Monday, June 19, 2017

the one where I reflect on my 30th birthday

Dear lordy, I can hardly believe I am 30 today. I was just 17, parked in a Sheetz parking lot, blaring my music with all of my friends stuffed in my car, waiting to see whose parents were out of town so we could go hang (haha sorry Mom and Dad). And now, here I am, 30 years old. Married with 2 kids and one on the way.

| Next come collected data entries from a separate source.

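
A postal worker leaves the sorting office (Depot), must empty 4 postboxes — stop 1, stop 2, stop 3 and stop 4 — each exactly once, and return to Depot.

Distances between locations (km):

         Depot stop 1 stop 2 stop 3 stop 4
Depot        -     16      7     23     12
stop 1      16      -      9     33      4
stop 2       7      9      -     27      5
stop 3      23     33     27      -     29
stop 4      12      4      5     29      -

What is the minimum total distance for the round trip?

72 km — the shortest possible round trip.

With 4 stops there are 4!/2 = 12 distinct round trips (a route and its reverse cost the same).
Depot - stop 1 - stop 2 - stop 3 - stop 4 - Depot: 16+9+27+29+12 = 93
Depot - stop 1 - stop 2 - stop 4 - stop 3 - Depot: 16+9+5+29+23 = 82
Depot - stop 1 - stop 3 - stop 2 - stop 4 - Depot: 16+33+27+5+12 = 93
Depot - stop 1 - stop 3 - stop 4 - stop 2 - Depot: 16+33+29+5+7 = 90
Depot - stop 1 - stop 4 - stop 2 - stop 3 - Depot: 16+4+5+27+23 = 75
Depot - stop 1 - stop 4 - stop 3 - stop 2 - Depot: 16+4+29+27+7 = 83
Depot - stop 2 - stop 1 - stop 3 - stop 4 - Depot: 7+9+33+29+12 = 90
Depot - stop 2 - stop 1 - stop 4 - stop 3 - Depot: 7+9+4+29+23 = 72
Depot - stop 2 - stop 3 - stop 1 - stop 4 - Depot: 7+27+33+4+12 = 83
Depot - stop 2 - stop 4 - stop 1 - stop 3 - Depot: 7+5+4+33+23 = 72
Depot - stop 3 - stop 1 - stop 2 - stop 4 - Depot: 23+33+9+5+12 = 82
Depot - stop 3 - stop 2 - stop 1 - stop 4 - Depot: 23+27+9+4+12 = 75
The minimum is 72.
One optimal route: Depot → stop 2 → stop 1 → stop 4 → stop 3 → Depot (or its reverse).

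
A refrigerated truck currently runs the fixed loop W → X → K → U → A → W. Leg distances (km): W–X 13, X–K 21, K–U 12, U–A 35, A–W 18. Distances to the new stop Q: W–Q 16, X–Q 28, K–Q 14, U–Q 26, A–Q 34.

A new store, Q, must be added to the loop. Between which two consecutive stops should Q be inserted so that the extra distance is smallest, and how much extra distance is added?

Insertion cost between consecutive stops i–j is d(i,Q) + d(Q,j) − d(i,j):
  between W and X: 16 + 28 − 13 = 31
  between X and K: 28 + 14 − 21 = 21
  between K and U: 14 + 26 − 12 = 28
  between U and A: 26 + 34 − 35 = 25
  between A and W: 34 + 16 − 18 = 32
Cheapest insertion is between X and K, adding 21.
New total = 99 + 21 = 120.

Minimum extra distance: 21 km, inserting Q between X and K.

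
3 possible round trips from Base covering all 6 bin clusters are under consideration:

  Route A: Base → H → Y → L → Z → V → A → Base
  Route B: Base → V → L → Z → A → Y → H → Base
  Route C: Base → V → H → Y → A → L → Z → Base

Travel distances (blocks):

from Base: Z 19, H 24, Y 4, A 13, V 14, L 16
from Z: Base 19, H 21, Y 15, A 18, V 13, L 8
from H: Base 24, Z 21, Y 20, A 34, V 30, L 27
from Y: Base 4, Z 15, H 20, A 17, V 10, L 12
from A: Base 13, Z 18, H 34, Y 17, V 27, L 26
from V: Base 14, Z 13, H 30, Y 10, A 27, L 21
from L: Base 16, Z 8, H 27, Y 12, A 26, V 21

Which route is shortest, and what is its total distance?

Shortest is Route A, total 117 blocks.

Route A: 24 + 20 + 12 + 8 + 13 + 27 + 13 = 117
Route B: 14 + 21 + 8 + 18 + 17 + 20 + 24 = 122
Route C: 14 + 30 + 20 + 17 + 26 + 8 + 19 = 134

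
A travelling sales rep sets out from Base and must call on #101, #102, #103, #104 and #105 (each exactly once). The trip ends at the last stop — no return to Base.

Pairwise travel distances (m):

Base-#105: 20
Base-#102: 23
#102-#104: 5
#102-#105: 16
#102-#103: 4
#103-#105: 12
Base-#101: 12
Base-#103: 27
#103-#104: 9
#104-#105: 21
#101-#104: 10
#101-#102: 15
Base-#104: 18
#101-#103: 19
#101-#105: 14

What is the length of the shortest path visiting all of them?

There are 5! = 120 possible orderings.
Base - #101 - #102 - #103 - #104 - #105: 12+15+4+9+21 = 61
Base - #101 - #102 - #103 - #105 - #104: 12+15+4+12+21 = 64
Base - #101 - #102 - #104 - #103 - #105: 12+15+5+9+12 = 53
Base - #101 - #102 - #104 - #105 - #103: 12+15+5+21+12 = 65
Base - #101 - #102 - #105 - #103 - #104: 12+15+16+12+9 = 64
Base - #101 - #102 - #105 - #104 - #103: 12+15+16+21+9 = 73
Base - #101 - #103 - #102 - #104 - #105: 12+19+4+5+21 = 61
Base - #101 - #103 - #102 - #105 - #104: 12+19+4+16+21 = 72
Base - #101 - #103 - #104 - #102 - #105: 12+19+9+5+16 = 61
Base - #101 - #103 - #104 - #105 - #102: 12+19+9+21+16 = 77
Base - #101 - #103 - #105 - #102 - #104: 12+19+12+16+5 = 64
Base - #101 - #103 - #105 - #104 - #102: 12+19+12+21+5 = 69
Base - #101 - #104 - #102 - #103 - #105: 12+10+5+4+12 = 43
Base - #101 - #104 - #102 - #105 - #103: 12+10+5+16+12 = 55
… (106 more)
The minimum is 43.
One shortest path: Base → #101 → #104 → #102 → #103 → #105.

43 m — the minimum one-way total.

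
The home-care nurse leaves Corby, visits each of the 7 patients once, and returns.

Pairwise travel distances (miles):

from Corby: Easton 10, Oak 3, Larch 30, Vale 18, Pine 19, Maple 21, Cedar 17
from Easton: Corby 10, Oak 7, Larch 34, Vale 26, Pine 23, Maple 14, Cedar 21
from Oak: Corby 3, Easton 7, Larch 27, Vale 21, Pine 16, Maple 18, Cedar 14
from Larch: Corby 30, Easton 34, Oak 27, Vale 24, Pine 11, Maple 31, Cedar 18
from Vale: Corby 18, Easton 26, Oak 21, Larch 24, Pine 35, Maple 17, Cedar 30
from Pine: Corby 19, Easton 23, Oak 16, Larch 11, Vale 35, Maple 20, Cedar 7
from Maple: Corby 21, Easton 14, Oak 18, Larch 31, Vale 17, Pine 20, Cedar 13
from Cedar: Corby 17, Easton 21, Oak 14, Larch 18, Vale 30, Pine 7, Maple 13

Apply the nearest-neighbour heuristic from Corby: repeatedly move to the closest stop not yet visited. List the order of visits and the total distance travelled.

From Corby: distances to unvisited — Oak=3, Easton=10, Cedar=17, Vale=18, Pine=19, Maple=21, Larch=30. Nearest is Oak (3).
From Oak: distances to unvisited — Easton=7, Cedar=14, Pine=16, Maple=18, Vale=21, Larch=27. Nearest is Easton (7).
From Easton: distances to unvisited — Maple=14, Cedar=21, Pine=23, Vale=26, Larch=34. Nearest is Maple (14).
From Maple: distances to unvisited — Cedar=13, Vale=17, Pine=20, Larch=31. Nearest is Cedar (13).
From Cedar: distances to unvisited — Pine=7, Larch=18, Vale=30. Nearest is Pine (7).
From Pine: distances to unvisited — Larch=11, Vale=35. Nearest is Larch (11).
From Larch: distances to unvisited — Vale=24. Nearest is Vale (24).
Return Vale→Corby: 18.
Total = 3 + 7 + 14 + 13 + 7 + 11 + 24 + 18 = 97.

97 miles along Corby → Oak → Easton → Maple → Cedar → Pine → Larch → Vale → Corby.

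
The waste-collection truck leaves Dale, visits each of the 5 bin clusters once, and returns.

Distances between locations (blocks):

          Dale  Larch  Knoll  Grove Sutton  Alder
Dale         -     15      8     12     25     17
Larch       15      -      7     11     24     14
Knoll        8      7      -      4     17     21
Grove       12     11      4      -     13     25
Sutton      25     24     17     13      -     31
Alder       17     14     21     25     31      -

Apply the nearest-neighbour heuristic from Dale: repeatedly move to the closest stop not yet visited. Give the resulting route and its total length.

From Dale: distances to unvisited — Knoll=8, Grove=12, Larch=15, Alder=17, Sutton=25. Nearest is Knoll (8).
From Knoll: distances to unvisited — Grove=4, Larch=7, Sutton=17, Alder=21. Nearest is Grove (4).
From Grove: distances to unvisited — Larch=11, Sutton=13, Alder=25. Nearest is Larch (11).
From Larch: distances to unvisited — Alder=14, Sutton=24. Nearest is Alder (14).
From Alder: distances to unvisited — Sutton=31. Nearest is Sutton (31).
Return Sutton→Dale: 25.
Total = 8 + 4 + 11 + 14 + 31 + 25 = 93.

Total distance 93 blocks via the nearest-neighbour route Dale → Knoll → Grove → Larch → Alder → Sutton → Dale.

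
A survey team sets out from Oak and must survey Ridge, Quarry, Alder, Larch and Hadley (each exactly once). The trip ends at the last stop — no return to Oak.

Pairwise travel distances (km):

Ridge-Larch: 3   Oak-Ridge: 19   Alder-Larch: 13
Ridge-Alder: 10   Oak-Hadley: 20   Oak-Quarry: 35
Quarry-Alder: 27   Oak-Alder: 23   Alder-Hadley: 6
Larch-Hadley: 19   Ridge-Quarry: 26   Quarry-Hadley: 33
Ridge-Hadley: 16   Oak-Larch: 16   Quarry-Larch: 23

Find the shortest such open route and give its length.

62 km — the minimum one-way total.

There are 5! = 120 possible orderings.
Oak - Ridge - Quarry - Alder - Larch - Hadley: 19+26+27+13+19 = 104
Oak - Ridge - Quarry - Alder - Hadley - Larch: 19+26+27+6+19 = 97
Oak - Ridge - Quarry - Larch - Alder - Hadley: 19+26+23+13+6 = 87
Oak - Ridge - Quarry - Larch - Hadley - Alder: 19+26+23+19+6 = 93
Oak - Ridge - Quarry - Hadley - Alder - Larch: 19+26+33+6+13 = 97
Oak - Ridge - Quarry - Hadley - Larch - Alder: 19+26+33+19+13 = 110
Oak - Ridge - Alder - Quarry - Larch - Hadley: 19+10+27+23+19 = 98
Oak - Ridge - Alder - Quarry - Hadley - Larch: 19+10+27+33+19 = 108
Oak - Ridge - Alder - Larch - Quarry - Hadley: 19+10+13+23+33 = 98
Oak - Ridge - Alder - Larch - Hadley - Quarry: 19+10+13+19+33 = 94
Oak - Ridge - Alder - Hadley - Quarry - Larch: 19+10+6+33+23 = 91
Oak - Ridge - Alder - Hadley - Larch - Quarry: 19+10+6+19+23 = 77
Oak - Ridge - Larch - Quarry - Alder - Hadley: 19+3+23+27+6 = 78
Oak - Ridge - Larch - Quarry - Hadley - Alder: 19+3+23+33+6 = 84
… (106 more)
Oak - Hadley - Alder - Ridge - Larch - Quarry: 20+6+10+3+23 = 62  ← best
The minimum is 62.
One shortest path: Oak → Hadley → Alder → Ridge → Larch → Quarry.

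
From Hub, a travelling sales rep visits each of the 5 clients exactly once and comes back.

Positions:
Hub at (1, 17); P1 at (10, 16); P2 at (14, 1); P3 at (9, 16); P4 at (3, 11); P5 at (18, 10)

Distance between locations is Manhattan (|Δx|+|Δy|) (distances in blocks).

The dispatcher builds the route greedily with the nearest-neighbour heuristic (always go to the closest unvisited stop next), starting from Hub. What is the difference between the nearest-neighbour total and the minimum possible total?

Hub: P4=8, P3=9, P1=10, P5=24, P2=29 ⇒ P4
P4: P3=11, P1=12, P5=16, P2=21 ⇒ P3
P3: P1=1, P5=15, P2=20 ⇒ P1
P1: P5=14, P2=19 ⇒ P5
P5: P2=13 ⇒ P2
NN route Hub → P4 → P3 → P1 → P5 → P2 → Hub costs 76.
Optimal: Hub → P3 → P1 → P2 → P5 → P4 → Hub costs 66 (by enumerating all 60 distinct tours).
Excess = 76 − 66 = 10.

Excess over optimum: 10 blocks.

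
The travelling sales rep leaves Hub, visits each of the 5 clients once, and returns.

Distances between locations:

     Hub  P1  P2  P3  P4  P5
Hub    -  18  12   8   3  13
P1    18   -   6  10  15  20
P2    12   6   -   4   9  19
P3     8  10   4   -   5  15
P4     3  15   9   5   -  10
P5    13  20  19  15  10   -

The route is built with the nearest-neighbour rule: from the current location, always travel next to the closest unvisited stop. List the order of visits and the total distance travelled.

Hub → [P4:3 / P3:8 / P2:12 / P5:13 / P1:18] → P4 (3)
P4 → [P3:5 / P2:9 / P5:10 / P1:15] → P3 (5)
P3 → [P2:4 / P1:10 / P5:15] → P2 (4)
P2 → [P1:6 / P5:19] → P1 (6)
P1 → [P5:20] → P5 (20)
Return P5→Hub: 13.
Total = 3 + 5 + 4 + 6 + 20 + 13 = 51.

51 along Hub → P4 → P3 → P2 → P1 → P5 → Hub.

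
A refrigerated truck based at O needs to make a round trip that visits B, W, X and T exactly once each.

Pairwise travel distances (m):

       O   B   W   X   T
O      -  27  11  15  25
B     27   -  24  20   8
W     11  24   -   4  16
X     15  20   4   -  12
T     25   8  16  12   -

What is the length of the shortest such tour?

With 4 stops there are 4!/2 = 12 distinct round trips (a route and its reverse cost the same).
O → B → W → X → T → O: 27+24+4+12+25 = 92
O → B → W → T → X → O: 27+24+16+12+15 = 94
O → B → X → W → T → O: 27+20+4+16+25 = 92
O → B → X → T → W → O: 27+20+12+16+11 = 86
O → B → T → W → X → O: 27+8+16+4+15 = 70
O → B → T → X → W → O: 27+8+12+4+11 = 62
O → W → B → X → T → O: 11+24+20+12+25 = 92
O → W → B → T → X → O: 11+24+8+12+15 = 70
O → W → X → B → T → O: 11+4+20+8+25 = 68
O → W → T → B → X → O: 11+16+8+20+15 = 70
O → X → B → W → T → O: 15+20+24+16+25 = 100
O → X → W → B → T → O: 15+4+24+8+25 = 76
The minimum is 62.
One optimal route: O → B → T → X → W → O (or its reverse).

Minimum total distance: 62 m.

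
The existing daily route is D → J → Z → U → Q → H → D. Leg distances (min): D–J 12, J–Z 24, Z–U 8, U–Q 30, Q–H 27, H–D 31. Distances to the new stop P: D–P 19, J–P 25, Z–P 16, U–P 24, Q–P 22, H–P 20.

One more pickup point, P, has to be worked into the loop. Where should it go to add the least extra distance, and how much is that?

+8 min — insert P between H and D.

Insertion cost between consecutive stops i–j is d(i,P) + d(P,j) − d(i,j):
  between D and J: 19 + 25 − 12 = 32
  between J and Z: 25 + 16 − 24 = 17
  between Z and U: 16 + 24 − 8 = 32
  between U and Q: 24 + 22 − 30 = 16
  between Q and H: 22 + 20 − 27 = 15
  between H and D: 20 + 19 − 31 = 8
Cheapest insertion is between H and D, adding 8.
New total = 132 + 8 = 140.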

I'm not feeling weird, sad or nervous at all about my 30's. My 20's were such a decade of transition. I spent the first 5 years of my 20's trying to figure out who I was. Such a mess Ill tell ya. Lots of mistakes. Lots of confusion. Lots of putting Dan through the ringer.  Lots of putting my parents through the ringer. Lots of trying to adjust to the next phase. Even when Dan and I got married, I spent the first year trying to figure out how to be a wife and newlywed without losing myself, my identity, without changing too much of what made me comfortable. Then I had Tori, and the next adjustment was to a new mom. I didn't have many friends who had kids. No one understood. I loved this baby more than anything on the planet but she changed everything. Then the transition into not caring that no one else "got it" started. The learning to stand on my own two feet. The learning how to not care if I was left out of something. The learning to not care that maybe I just wasn't going to be THAT close with every single person that I was close with before. People change. I was allowed to change. Especially if the change made me happier. Learning to accept that if someone truly loved and cared for me, they would accept my change and not judge me. I could still be a good friend, I could still be fun, I could still be so much of what made me "me".

The second half of my 20's has been adjusting into my career, my two kids, my husband and preparing to close a chapter that baby #3 is helping close (pregnancy and newborn chapter). I love my job. I love the flexibility. I know I say that all of the time, but in my late 20's it felt good to be able to say I liked what I did for a living. And that I was good at it. And that I didn't have to put my kids on the back burner to be successful in my career. And juggling motherhood and working full time has been one of my biggest successes. It is not easy, at all. Literally not one day goes by that I'm not running around like a chicken with my head cut off but I have learned to embrace it. The second half of my 20's has brought Dan and I really getting into the swing of things in our partnership. 6 years married this July and I feel more confident in us than ever before. We are truly the best of friends and I find so much comfort and support in him. My late 20's brought a new found appreciation for him, a lot of that being as I watched him become a Daddy to our kids, but man, I am really lucky. I have a guy that does it all.

Enter 30. Today I am a successful realtor. Today I have two kids and one on the way and am feeling really confident in adding another one to our brood. I work really hard to be a good Mother and a good Wife. I am surrounded by people who love me and our family. I feel supported. I feel understood. I feel confident. I feel like this decade is really going to rock my world. Bring on 30's!!!!!